Whilst you are an un-discharged bankrupt you cannot purchase any assets regardless of the value. The restriction to purchase or acquire assets whilst bankrupt steams from the principle defined under the Bankruptcy Act known as “after acquired property”. This principal is set out in Section 116 of the Bankruptcy Act. Typically the following types of assets are caught by the principle of after acquired property in bankruptcy:
- Bequests
- Gifts
- lottery winnings
- inheritance
So if you as an undischarged bankrupt receive cash or property from an inheritance, bequest, gift or lottery winnings, then that cash or property will vest in your Trustee in Bankruptcy and you will be required to give up the cash or property to your Trustee in Bankruptcy.

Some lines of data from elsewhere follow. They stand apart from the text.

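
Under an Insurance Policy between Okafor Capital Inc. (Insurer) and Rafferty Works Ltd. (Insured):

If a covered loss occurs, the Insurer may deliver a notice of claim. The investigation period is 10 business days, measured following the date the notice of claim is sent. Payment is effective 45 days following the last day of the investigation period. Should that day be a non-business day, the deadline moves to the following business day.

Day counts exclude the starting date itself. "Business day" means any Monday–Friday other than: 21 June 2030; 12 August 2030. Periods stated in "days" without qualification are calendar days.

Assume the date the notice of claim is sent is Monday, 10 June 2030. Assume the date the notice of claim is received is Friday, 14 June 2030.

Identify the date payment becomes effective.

9 August 2030

The last day of the investigation period: counting 10 business days from Monday, 10 June 2030 (Jun 11, Jun 12, Jun 13, Jun 14, Jun 17, Jun 18, Jun 19, Jun 20, Jun 24, Jun 25, skipping weekends and the listed holiday on Jun 21) reaches Tuesday, 25 June 2030.
The date payment becomes effective: 45 calendar days after 25 June 2030 is 9 August 2030. 9 August 2030 is a Friday and is not a listed holiday, so no roll-forward applies.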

It is important to note that the money of a bankrupt – ie cash at bank – resulting from income which has been assessed under the statutory income contribution regime – does not fall under the principle of “after acquired property”. For example if a bankrupt holds cash at bank after being assessed for income statutory income contributions, then that cash at bank does not fall under the definition of “after acquired property” and can be kept by the bankrupt, however, if the bankrupt then purchases an asset (ie a motor vehicle) with that cash then the asset would vest in the Trustee in Bankruptcy under the principle of “after acquired property”.